Yeah, it's great that Blythe took the law into her own hands and cut the cancer out of her family - it takes a special kind of psycho woman to go after a married man with a sick daughter, kill his wife to speed up the process, and then, months later, decide the daughter's annoying you too and try to poison her next. Except for how Blythe killed her daughter to "preserve her granddaughter's good memories" of her stepmother as a sweet woman who just DECIDED TO WALK OUT ON HER FAMILY ONE DAY AND NEVER RETURN. Like, the hell. Teenage Phoebe's going to have issues no matter what, given that (as far as she knows) two mothers walked out on her!
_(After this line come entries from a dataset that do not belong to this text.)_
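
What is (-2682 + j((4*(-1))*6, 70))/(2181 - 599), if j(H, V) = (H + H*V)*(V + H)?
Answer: -40533/791 ≈ -51.243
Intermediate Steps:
j(H, V) = (H + V)*(H + H*V) (j(H, V) = (H + H*V)*(H + V) = (H + V)*(H + H*V))
(-2682 + j((4*(-1))*6, 70))/(2181 - 599) = (-2682 + ((4*(-1))*6)*((4*(-1))*6 + 70 + 70**2 + ((4*(-1))*6)*70))/(2181 - 599) = (-2682 + (-4*6)*(-4*6 + 70 + 4900 - 4*6*70))/1582 = (-2682 - 24*(-24 + 70 + 4900 - 24*70))*(1/1582) = (-2682 - 24*(-24 + 70 + 4900 - 1680))*(1/1582) = (-2682 - 24*3266)*(1/1582) = (-2682 - 78384)*(1/1582) = -81066*1/1582 = -40533/791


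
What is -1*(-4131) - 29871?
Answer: -25740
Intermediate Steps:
-1*(-4131) - 29871 = 4131 - 29871 = -25740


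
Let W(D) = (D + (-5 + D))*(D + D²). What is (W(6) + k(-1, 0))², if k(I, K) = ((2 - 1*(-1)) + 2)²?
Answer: 101761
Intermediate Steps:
k(I, K) = 25 (k(I, K) = ((2 + 1) + 2)² = (3 + 2)² = 5² = 25)
W(D) = (-5 + 2*D)*(D + D²)
(W(6) + k(-1, 0))² = (6*(-5 - 3*6 + 2*6²) + 25)² = (6*(-5 - 18 + 2*36) + 25)² = (6*(-5 - 18 + 72) + 25)² = (6*49 + 25)² = (294 + 25)² = 319² = 101761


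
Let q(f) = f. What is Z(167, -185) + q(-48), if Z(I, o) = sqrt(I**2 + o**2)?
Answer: -48 + sqrt(62114) ≈ 201.23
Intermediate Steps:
Z(167, -185) + q(-48) = sqrt(167**2 + (-185)**2) - 48 = sqrt(27889 + 34225) - 48 = sqrt(62114) - 48 = -48 + sqrt(62114)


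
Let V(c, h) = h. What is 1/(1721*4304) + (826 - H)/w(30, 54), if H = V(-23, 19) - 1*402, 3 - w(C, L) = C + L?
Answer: -2985095125/199993968 ≈ -14.926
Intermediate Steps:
w(C, L) = 3 - C - L (w(C, L) = 3 - (C + L) = 3 + (-C - L) = 3 - C - L)
H = -383 (H = 19 - 1*402 = 19 - 402 = -383)
1/(1721*4304) + (826 - H)/w(30, 54) = 1/(1721*4304) + (826 - 1*(-383))/(3 - 1*30 - 1*54) = (1/1721)*(1/4304) + (826 + 383)/(3 - 30 - 54) = 1/7407184 + 1209/(-81) = 1/7407184 + 1209*(-1/81) = 1/7407184 - 403/27 = -2985095125/199993968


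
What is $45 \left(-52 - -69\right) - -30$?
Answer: $795$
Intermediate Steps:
$45 \left(-52 - -69\right) - -30 = 45 \left(-52 + 69\right) + 30 = 45 \cdot 17 + 30 = 765 + 30 = 795$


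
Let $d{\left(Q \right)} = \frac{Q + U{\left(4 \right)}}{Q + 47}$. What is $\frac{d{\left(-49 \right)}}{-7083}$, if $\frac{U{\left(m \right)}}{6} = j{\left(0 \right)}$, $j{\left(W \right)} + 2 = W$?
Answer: $- \frac{61}{14166} \approx -0.0043061$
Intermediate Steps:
$j{\left(W \right)} = -2 + W$
$U{\left(m \right)} = -12$ ($U{\left(m \right)} = 6 \left(-2 + 0\right) = 6 \left(-2\right) = -12$)
$d{\left(Q \right)} = \frac{-12 + Q}{47 + Q}$ ($d{\left(Q \right)} = \frac{Q - 12}{Q + 47} = \frac{-12 + Q}{47 + Q}$)
$\frac{d{\left(-49 \right)}}{-7083} = \frac{\frac{1}{47 - 49} \left(-12 - 49\right)}{-7083} = \frac{1}{-2} \left(-61\right) \left(- \frac{1}{7083}\right) = \left(- \frac{1}{2}\right) \left(-61\right) \left(- \frac{1}{7083}\right) = \frac{61}{2} \left(- \frac{1}{7083}\right) = - \frac{61}{14166}$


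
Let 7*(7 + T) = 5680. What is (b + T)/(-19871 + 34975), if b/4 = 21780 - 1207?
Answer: 581675/105728 ≈ 5.5016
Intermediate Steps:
T = 5631/7 (T = -7 + (1/7)*5680 = -7 + 5680/7 = 5631/7 ≈ 804.43)
b = 82292 (b = 4*(21780 - 1207) = 4*20573 = 82292)
(b + T)/(-19871 + 34975) = (82292 + 5631/7)/(-19871 + 34975) = (581675/7)/15104 = (581675/7)*(1/15104) = 581675/105728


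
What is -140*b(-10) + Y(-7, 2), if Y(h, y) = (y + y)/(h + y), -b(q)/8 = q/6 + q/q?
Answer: -11212/15 ≈ -747.47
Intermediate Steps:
b(q) = -8 - 4*q/3 (b(q) = -8*(q/6 + q/q) = -8*(q*(1/6) + 1) = -8*(q/6 + 1) = -8*(1 + q/6) = -8 - 4*q/3)
Y(h, y) = 2*y/(h + y) (Y(h, y) = (2*y)/(h + y) = 2*y/(h + y))
-140*b(-10) + Y(-7, 2) = -140*(-8 - 4/3*(-10)) + 2*2/(-7 + 2) = -140*(-8 + 40/3) + 2*2/(-5) = -140*16/3 + 2*2*(-1/5) = -2240/3 - 4/5 = -11212/15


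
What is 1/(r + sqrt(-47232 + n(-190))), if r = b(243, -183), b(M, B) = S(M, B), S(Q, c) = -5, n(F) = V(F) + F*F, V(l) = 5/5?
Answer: -5/11156 - I*sqrt(11131)/11156 ≈ -0.00044819 - 0.0094571*I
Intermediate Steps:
V(l) = 1 (V(l) = 5*(1/5) = 1)
n(F) = 1 + F**2 (n(F) = 1 + F*F = 1 + F**2)
b(M, B) = -5
r = -5
1/(r + sqrt(-47232 + n(-190))) = 1/(-5 + sqrt(-47232 + (1 + (-190)**2))) = 1/(-5 + sqrt(-47232 + (1 + 36100))) = 1/(-5 + sqrt(-47232 + 36101)) = 1/(-5 + sqrt(-11131)) = 1/(-5 + I*sqrt(11131))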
I mean, sure, it'd suck to lose her loving grandmother to jail, but...she's still got her dad, geeze. It's not like she'll be thrown into foster care. Meanwhile, meanwhile, don't you think the first wife's parents would like to have a little justice for their daughter? Enh? Now they'll never know what happened to her! Because I can't figure out how Allison could let on that she knows that killer without ramping up the suspicious charges that Meredith was murdered, which would just cause a deeper investigation into the family, which would defeat the purpose of Allison staying quiet. Right?
It's been a while since the resolution/lack thereof bugged me like this.
Speaking of Phoebe, it drove me nuts all hour trying to figure out where I'd seen her. I finally had it narrowed down to either House or SVU, and then turns out...whoops, nope, I know her as the adorable little Gracie on Private Practice a few weeks back, the one whose parents ditched her because surgery was too expensive. (you think I am being flippant, but that's what happened) Apparently she'll be on House next week, though...
4. Secret Life 1x20: Well, that was just uncomfortable. Apparently, everybody went to the Benjamin Linus School Of Manipulation last week and came back ready to unleash their tactics in full force. Sadly, said tactics worked on Amy, because the delicate little spine she grew last week crumpled immediately in the face of overwhelming pressure and she agreed to keep the baby after all. Which...!@#&%@#!...this show makes me so angry sometimes, I can't even speak. In a related note, I'm back to wanting to club Ashley with a 2x4. You don't even know how sick I am of her attitude that 15-year-old Amy wanting to give up her baby up for adoption is the most selfish act anyone has ever done in the history of the world.
And I swear, if and when they introduce an actual baby to this show, I'm out. Pregnancy, I've got no problem with. Even in teenagers, it can still be delightful. Babies, I have a problem with. They're cute the moment they're dried off/wrapped up after being born and for occasional moments when they're sleeping or being held by attractive men, and serve as convenient proof-of-love tokens in fictional contexts, but mostly they are unpleasant and I have no desire whatsoever to watch people taking care of one. Especially teenaged people/their parents. Ugh.
5. I'm not ready to tackle watching CSI: Miami yet.